Berk P D, Goldberg J D, Silverstein M N, Weinfeld A, Donovan P B, Ellis J T, Landaw S A, Laszlo J, Najean Y, Pisciotta A V, Wasserman L R
N Engl J Med. 1981 Feb 19;304(8):441-7. doi: 10.1056/NEJM198102193040801.

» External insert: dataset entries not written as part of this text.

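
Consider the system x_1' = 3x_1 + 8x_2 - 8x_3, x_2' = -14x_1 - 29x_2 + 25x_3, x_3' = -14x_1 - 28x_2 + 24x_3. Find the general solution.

Coefficient matrix A = [[3, 8, -8], [-14, -29, 25], [-14, -28, 24]].
det(A - λI) = 0 gives eigenvalues λ = -1, 3, -4.
For λ=-1: eigenvector (-2,1,0).
For λ=3: eigenvector (1,-2,-2).
For λ=-4: eigenvector (0,1,1).
General solution: c_1e^(-t)(-2,1,0) + c_2e^(3t)(1,-2,-2) + c_3e^(-4t)(0,1,1).

x_1(t) = -2c_1e^(-t) + c_2e^(3t), x_2(t) = c_1e^(-t) - 2c_2e^(3t) + c_3e^(-4t), x_3(t) = -2c_2e^(3t) + c_3e^(-4t)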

In studies to determine the optimal treatment for polycythemia vera, 431 previously untreated patients whose disease met established diagnostic criteria were entered into a prospective, randomized controlled trial between 1967 and 1974. Three treatment regimens were used: phlebotomy alone, chlorambucil supplemented by phlebotomy, or radioactive phosphorus supplemented by phlebotomy. Despite minor differences in age and sex, the three groups were comparable in initial hematocrit, white-cell and platelet counts, and disease-related symptoms. The median duration of follow-up is now more than 6 1/2 years. As of February 15, 1980, there were no statistically significant differences in survival among the groups. However, the risk of acute leukemia in patients given chlorambucil was 2.3 times that in patients given radioactive phosphorus and 13 times that in patients treated with phlebotomy alone. The increased incidence of leukemia during chlorambucil treatment is statistically significant (P less than or equal to 0.002); accordingly, the Polycythemia Vera Study Group has discontinued the use of chlorambucil in the treatment of polycythemia vera.
在确定真性红细胞增多症最佳治疗方法的研究中,431例疾病符合既定诊断标准且此前未接受过治疗的患者于1967年至1974年期间进入一项前瞻性随机对照试验。采用了三种治疗方案:单纯放血疗法、苯丁酸氮芥联合放血疗法、放射性磷联合放血疗法。尽管三组患者在年龄和性别上存在细微差异,但在初始血细胞比容、白细胞和血小板计数以及与疾病相关的症状方面具有可比性。目前随访的中位时长超过6年半。截至1980年2月15日,各组之间的生存率无统计学显著差异。然而,接受苯丁酸氮芥治疗的患者发生急性白血病的风险是接受放射性磷治疗患者的2.3倍,是仅接受放血疗法治疗患者的13倍。苯丁酸氮芥治疗期间白血病发病率的增加具有统计学显著性(P小于或等于0.002);因此,真性红细胞增多症研究组已停止使用苯丁酸氮芥治疗真性红细胞增多症。